La substance de l'obligation contractuelle

par Christelle Elineau-Yannakis

Thèse de doctorat en Droit privé

Sous la direction de Stéphanie Porchy-Simon.

Soutenue le 10-12-2014

à Lyon 3 , dans le cadre de École doctorale de droit (Lyon) .

Le président du jury était Carole Ouerdane-Aubert de Vincelles.

Le jury était composé de Blandine Mallet-Bricout.
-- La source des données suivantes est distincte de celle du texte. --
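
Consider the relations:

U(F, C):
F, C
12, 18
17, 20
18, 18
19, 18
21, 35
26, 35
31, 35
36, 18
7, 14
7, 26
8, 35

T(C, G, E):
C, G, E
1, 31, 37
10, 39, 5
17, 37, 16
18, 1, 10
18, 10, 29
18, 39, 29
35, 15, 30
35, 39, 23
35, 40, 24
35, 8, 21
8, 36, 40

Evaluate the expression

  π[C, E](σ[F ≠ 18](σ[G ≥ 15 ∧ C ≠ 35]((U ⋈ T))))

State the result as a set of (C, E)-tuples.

U ⋈ T (natural join on C): {(12, 18, 1, 10), (12, 18, 10, 29), (12, 18, 39, 29), (18, 18, 1, 10), (18, 18, 10, 29), (18, 18, 39, 29), (19, 18, 1, 10), (19, 18, 10, 29), (19, 18, 39, 29), (21, 35, 15, 30), (21, 35, 39, 23), (21, 35, 40, 24), (21, 35, 8, 21), (26, 35, 15, 30), (26, 35, 39, 23), (26, 35, 40, 24), (26, 35, 8, 21), (31, 35, 15, 30), (31, 35, 39, 23), (31, 35, 40, 24), (31, 35, 8, 21), (36, 18, 1, 10), (36, 18, 10, 29), (36, 18, 39, 29), (8, 35, 15, 30), (8, 35, 39, 23), (8, 35, 40, 24), (8, 35, 8, 21)}
Selection G ≥ 15 ∧ C ≠ 35: {(12, 18, 39, 29), (18, 18, 39, 29), (19, 18, 39, 29), (36, 18, 39, 29)}
Selection F ≠ 18: {(12, 18, 39, 29), (19, 18, 39, 29), (36, 18, 39, 29)}
Projecting to C, E (2 duplicate(s) eliminated): {(18, 29)}

{(18, 29)}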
Les rapporteurs étaient Thomas Genicon, Yves-Marie Laithier.


  • Résumé

    Par un arrêt très remarqué rendu le 10 juillet 2007 dont la formule a depuis été réitérée, la Chambre commerciale a énoncé que « si la règle selon laquelle les conventions doivent être exécutées de bonne foi permet au juge de sanctionner l’usage déloyal d’une prérogative contractuelle, elle ne l’autorise pas à porter atteinte à la substance même des droits et obligations légalement convenus entre les parties ». Elle a ainsi opposé la substance de l’obligation à la prérogative. Cette solution novatrice suscite l’interrogation. Cette étude a pour objectif d’insérer le concept de substance de l’obligation dans le régime de droit commun des obligations. Dans un premier temps, il est indispensable de cerner ce concept en le définissant. Saisi comme le cœur intangible du contrat, il doit se comprendre comme l’attente légitime du créancier raisonnable de l’obligation essentielle. Confronté aux notions de cause et de force obligatoire, il montre sa capacité à repenser le droit des obligations. Il met en évidence l’articulation des alinéas premier et troisième de l’article 1134 du Code civil, ainsi que la hiérarchie au sein même de l’alinéa premier de ce même article. Dans un deuxième temps, l’originalité de son régime doit être appréciée. Le concept de substance de l’obligation intervient au stade de la conclusion du contrat, comme au stade de son exécution. Il complète le régime de l’erreur-obstacle, en autorisant la sanction de l’erreur sur la rentabilité économique du contrat. Il simplifie également le régime de la clause lui portant atteinte. Il permet, en outre, de repenser le régime de l’imprévision, en ouvrant la voie à la caducité et à la révision judiciaire du contrat. Les pouvoirs d’interprétation et d’intervention du juge dans le contrat sont affinés. Ce sont finalement les principes directeurs du droit des obligations qui sont repensés. Le concept de substance de l’obligation s’inscrit donc en rupture avec l’autonomie de la volonté. Il remodèle enfin la force obligatoire du contrat.

  • Titre traduit

    The substance of the contractual obligation


  • Résumé

    By the much acclaimed decision of July 10, 2007, since reiterated, the Commercial Chamber stated that “if the rule according to which conventions must be executed in good faith allows the judge to sanction unfair use of a contractual prerogative, it does not allow it to undermine the very substance of the rights and legal obligations agreed between the parties”. It has opposed the substance of the obligation to the prerogative. This innovative solution arouses some questioning. The aim of this study is to incorporate the concept of substance of the obligation under the common law of obligations. Firstly, it is essential to define the concept. Considered as the intangible heart of a contract, it must be understood as the legitimate expectation of the reasonable creditor of the essential obligation. Confronted to notions of cause and compulsory value of a contract, it shows its ability to rethink the law of obligations. It highlights the articulation of the first and third paragraphs of article 1134 of the civil Code, and the hierarchy even within the first paragraph of that article. Secondly, the originality of its regime must be assessed. The concept of substance of the obligation intervenes in the conclusion of the contract, as well as during its execution. It completes the system of error-barrier allowing the sanction of the error on the economic profitability of the contract. It also simplifies the system of the clause relating to its detriment. It allows a rethinking of the system of vagueness, opening the way to futility and judicial review of the contract. Interpretive powers and judicial intervention in the contract are refined. It is ultimately the guiding principles of contract law that are redesigned. The concept of substance of the obligation therefore falls out with the independent willpower. Lastly, it restructures the compulsory value of a contract.